Was für ein (mehr oder weniger) schöner Satz:
„Heute geht es jedoch immer weniger darum, mehr zu wissen.“
Er steht unter der Bilderstrecke, in der Spiegel Online die Motive der neuen Werbekampagne des Spiegel vorstellt. Ihm folgt die Erklärung dafür, warum der bisherige Slogan („Spiegel-Leser wissen mehr“) ersetzt wird. „Heute geht es viel mehr darum, schnell zu wissen, wie die Geschehnisse der Welt einzuordnen sind. Was ist wichtig, was nicht? Was bedeutet es? Der SPIEGEL hat deswegen von jetzt an eine neue Markenbotschaft.“
Die Fortentwicklung von „mehr wissen“ ist für Deutschlands großes Nachrichtenmagazin „die Wahrheit“. Denn die neue Markenbotschaft lautet: „Keine Angst vor der Wahrheit„.
In eigener Sache erklären die beiden Chefredakteure Klaus Brinkbäumer und Florian Harms was sie damit meinen: „In Zeiten allgegenwärtiger Information im Internet kommt es heute aber nicht allein darauf an, mehr zu wissen – sondern vor allem darauf, mehr zu verstehen, Zusammenhänge zu erkennen, die Bedeutung von Geschehnissen einschätzen zu können.“
Ob das dann schon „die Wahrheit“ ist, von der Spiegel und Spiegel Online sprechen, ist nicht ganz klar. Sicher ist jedoch, sie haben keine Angst vor ihr.
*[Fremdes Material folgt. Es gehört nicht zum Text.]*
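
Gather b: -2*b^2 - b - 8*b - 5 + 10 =-2*b^2 - 9*b + 5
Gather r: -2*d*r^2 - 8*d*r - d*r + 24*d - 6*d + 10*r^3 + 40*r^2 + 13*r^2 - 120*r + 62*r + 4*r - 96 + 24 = 18*d + 10*r^3 + r^2*(53 - 2*d) + r*(-9*d - 54) - 72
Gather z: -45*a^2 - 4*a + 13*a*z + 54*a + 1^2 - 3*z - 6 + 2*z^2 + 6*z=-45*a^2 + 50*a + 2*z^2 + z*(13*a + 3) - 5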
Deshalb „scheiden sie das Wichtige vom Unwichtigen, sie machen Kompliziertes überschaubar, und sie erklären und ordnen die relevanten Geschehnisse ein„. So steht es in der Ankündigung der Chefredakteure, in der sie den (Werbe-)Weg vom Wissen zur Wahrheit beschreiben.
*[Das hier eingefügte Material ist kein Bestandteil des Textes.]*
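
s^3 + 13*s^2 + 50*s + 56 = (s + 2)*(s + 4)*(s + 7)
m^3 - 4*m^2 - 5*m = m*(m - 5)*(m + 1)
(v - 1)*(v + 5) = v^2 + 4*v - 5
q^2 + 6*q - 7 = (q - 1)*(q + 7)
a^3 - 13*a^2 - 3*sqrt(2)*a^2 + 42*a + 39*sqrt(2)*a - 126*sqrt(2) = (a - 7)*(a - 6)*(a - 3*sqrt(2))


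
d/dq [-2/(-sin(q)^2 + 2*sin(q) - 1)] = -4*cos(q)/(sin(q) - 1)^3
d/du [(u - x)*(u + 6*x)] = 2*u + 5*x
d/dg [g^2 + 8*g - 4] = 2*g + 8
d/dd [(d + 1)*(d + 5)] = 2*d + 6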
Statt dem Leser also mehr Wissen zuzumuten, wollen sie das Komplizierte überschaubar machen und entscheiden, was wichtig ist. Das mag nach einem netten Service klingen, mit dem Begründungsrahmen „Wahrheit“ wohnt diesem Service aber auch etwas Unangenehmes gar Bevormundenes inne. Auf russisch heißt Wahrheit zum Beispiel Prawda.
Es ist anzunehmen, dass den Markenverantwortlichen und der betreuenden Agentur bewusst war, dass das Unwort des Jahres in direktem Gegensatz zum neuen Slogan steht. „Keine Angst vor der Wahrheit“ liest sich wie ein trotziges „wohl wahr“, das der Spiegel als kritisierte „Lügenpresse“ seinen Kritikern entgegnet.
Ob das eine sinnvolle Replik ist, sollen andere entscheiden. Ich selber glaube, dass der Lügenpresse-Vorwurf einen Vertrauensverlust politisch gegen die Meinungsfreiheit zu instrumentalisieren versucht. Vertrauen wiederum entsteht eher da, wo Transparenz vorhanden ist, wo „mehr Wissen“ zugänglich gemacht wird – als dort, wo ein „wohl wahr“ als Begründung bemüht wird. Was ich meine: „Wahrheit“ erscheint mir – im Gegensatz zu Wahrhaftigkeit, Verlässlichkeit, Transparenz und Glaubwürdigkeit – als untaugliche Kategorie für Medien in einer freien Gesellschaft. Im Wettstreit der Ideen zerstört der Anspruch auf Wahrheit einen gleichberechtigten Diskurs, der Lügenpresse-Vorwurf beweist dies ex negativo.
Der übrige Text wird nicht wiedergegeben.